Bobs story is one of complete deliverance through God the a Father, and God has given him a ministry among those in recovery. Every morning, he sends me a scripture by text. This was today’s.

I’ve shared with him the situation with Rob and asked if he would pray that God would be merciful once more with Rob. He said he would.

As I sit quietly praying, I am struck by a couple of things that I know about God. First is his timing… though sometimes WE think His timing is off, it never is… There are things that God, in His infinite wisdom, can see when we can’t.

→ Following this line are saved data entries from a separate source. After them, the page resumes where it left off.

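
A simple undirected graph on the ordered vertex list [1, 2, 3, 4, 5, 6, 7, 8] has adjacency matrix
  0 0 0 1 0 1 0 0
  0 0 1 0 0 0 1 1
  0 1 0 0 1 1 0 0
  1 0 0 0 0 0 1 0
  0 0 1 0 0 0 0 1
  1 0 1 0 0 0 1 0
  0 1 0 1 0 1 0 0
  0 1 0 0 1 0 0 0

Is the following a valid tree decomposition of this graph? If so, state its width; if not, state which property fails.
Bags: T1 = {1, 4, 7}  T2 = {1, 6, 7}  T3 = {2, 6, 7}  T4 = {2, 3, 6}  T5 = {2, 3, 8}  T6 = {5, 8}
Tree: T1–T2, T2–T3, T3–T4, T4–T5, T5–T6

No — edge (3,5) lies in no bag.

A tree decomposition must satisfy three properties: every vertex lies in some bag; for every edge, both endpoints lie together in some bag; and for every vertex, the bags containing it form a connected subtree. Here edge (3,5) lies in no bag, so the decomposition is invalid.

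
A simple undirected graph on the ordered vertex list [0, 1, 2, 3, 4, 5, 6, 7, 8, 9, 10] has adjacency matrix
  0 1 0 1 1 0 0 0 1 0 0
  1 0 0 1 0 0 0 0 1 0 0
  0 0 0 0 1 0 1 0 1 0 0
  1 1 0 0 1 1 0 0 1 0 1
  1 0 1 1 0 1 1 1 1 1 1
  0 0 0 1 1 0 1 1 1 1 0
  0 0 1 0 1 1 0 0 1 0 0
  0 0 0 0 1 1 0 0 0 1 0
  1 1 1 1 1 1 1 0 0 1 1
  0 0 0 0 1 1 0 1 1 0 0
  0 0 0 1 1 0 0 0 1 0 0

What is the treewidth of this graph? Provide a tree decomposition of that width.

Treewidth 3.
One optimal decomposition is:
Bags: B1 = {4, 5, 8, 9}  B2 = {3, 4, 5, 8}  B3 = {0, 3, 4, 8}  B4 = {3, 4, 8, 10}  B5 = {4, 5, 7, 9}  B6 = {4, 5, 6, 8}  B7 = {2, 4, 6, 8}  B8 = {0, 1, 3, 8}
Tree: B1–B2, B2–B3, B3–B4, B1–B5, B2–B6, B6–B7, B3–B8

The largest bag has 4 vertices, giving width 3; this decomposition certifies tw(G) ≤ 3. Conversely, {0, 1, 3, 8} is a clique of size 4, and the vertices of any clique must share a bag in every tree decomposition; so some bag has ≥ 4 vertices and tw(G) ≥ 3. Hence tw(G) = 3 exactly.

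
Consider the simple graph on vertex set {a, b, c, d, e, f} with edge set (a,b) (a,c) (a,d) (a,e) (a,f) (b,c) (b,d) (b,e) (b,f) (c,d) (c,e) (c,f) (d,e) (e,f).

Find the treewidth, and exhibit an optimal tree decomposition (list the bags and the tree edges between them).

The largest bag has 5 vertices, giving width 4; this decomposition certifies tw(G) ≤ 4. For the lower bound, the 5 vertices {a, b, c, d, e} are pairwise adjacent, and any tree decomposition puts a clique entirely inside one bag — forcing width ≥ 4. The upper and lower bounds meet at 4, so that is the treewidth.

Treewidth 4.
Bags: B1 = {a, b, c, e, f}  B2 = {a, b, c, d, e}
Tree: B1–B2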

I think about the 30 years or so I’ve prayed for my husband… the 12 years or so I’ve prayed about a coffee house/music studio… the 10 years or so Rob and I didn’t talk… meeting Bob a month before Rob and I reconnected…. the answers to some of those prayers have happened within the past 12 months.

My obvious immediate prayer is for Rob, for God to allow his mind to return once again.. But bigger than that, my prayer is that He will reveal to me His plan for my life… and the lives of those around me. I believe firmly that God is at work for His ultimate purpose. Im thankful to be part of it. I lay my prayers before Him and wait in expectation for His glory to be revealed.